When He Accompanied Me to a Rollercoaster Ride

I never imagined myself liking that person. I never dreamed to let things be this way. I never want to hurt myself but I couldn't really explain the circumstances to my restless heart and workaholic hypothalamus. If only I could close my eyes whenever I see him coming toward me, If only I could push myself away from him, if only I could cut the bonds we have, I'd take the risk just to lessen the pain I have inside. But I know, I doing those things don't really lessen the pain but it's escaping the truth of my feelings. I know he was once hurt by the person he loved the most, and if only I could put back the pieces of his broken heart, I'd really do because It's hurting me more whenever I think about what he felt in the past.

Going back to the guy, he came when I was so down with 'him'. I mean, he didn't literally come but it's like taking a roller coaster ride together.

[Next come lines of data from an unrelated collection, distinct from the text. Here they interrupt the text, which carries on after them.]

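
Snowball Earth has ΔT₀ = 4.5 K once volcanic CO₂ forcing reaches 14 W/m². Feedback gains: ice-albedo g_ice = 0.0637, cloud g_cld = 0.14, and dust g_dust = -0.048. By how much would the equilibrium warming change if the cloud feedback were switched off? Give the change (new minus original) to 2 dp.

-0.76 K

Original: g = 0.1557, ΔT = 4.5/(1−0.1557) = 5.3299 K.
Without cloud: g' = 0.0157, ΔT' = 4.5/(1−0.0157) = 4.5718 K.
Change = 4.5718 − 5.3299 = -0.76 K.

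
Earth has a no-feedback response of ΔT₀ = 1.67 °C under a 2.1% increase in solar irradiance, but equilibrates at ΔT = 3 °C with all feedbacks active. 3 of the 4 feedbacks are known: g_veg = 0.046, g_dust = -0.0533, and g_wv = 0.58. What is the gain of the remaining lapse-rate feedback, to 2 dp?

Amplification A = ΔT/ΔT₀ = 3/1.67 = 1.796.
Total gain g = 1 − 1/A = 1 − 1/1.796 = 0.4432.
Known gains sum to 0.046 − 0.0533 + 0.58 = 0.5727.
g_lr = 0.4432 − 0.5727 = -0.13.

-0.13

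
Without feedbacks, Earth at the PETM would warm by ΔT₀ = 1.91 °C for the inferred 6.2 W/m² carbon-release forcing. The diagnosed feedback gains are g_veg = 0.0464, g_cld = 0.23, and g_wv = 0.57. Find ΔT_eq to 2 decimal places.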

I intend not to put a simple sentence for that because it would seemed to uncover this secret that has been living inside of me since last year.

I only said this thing to those persons who could understand me by heart. I didn't intend to let my other friends to know this because this was really delicate and not for a fact that they couldn't understand me or whatsoever.

Like what I've said in my other posts, histoy reapeats itself and I never learn from those past lessons, although I know from the start that this must be wrong, I continuously went on with this thing.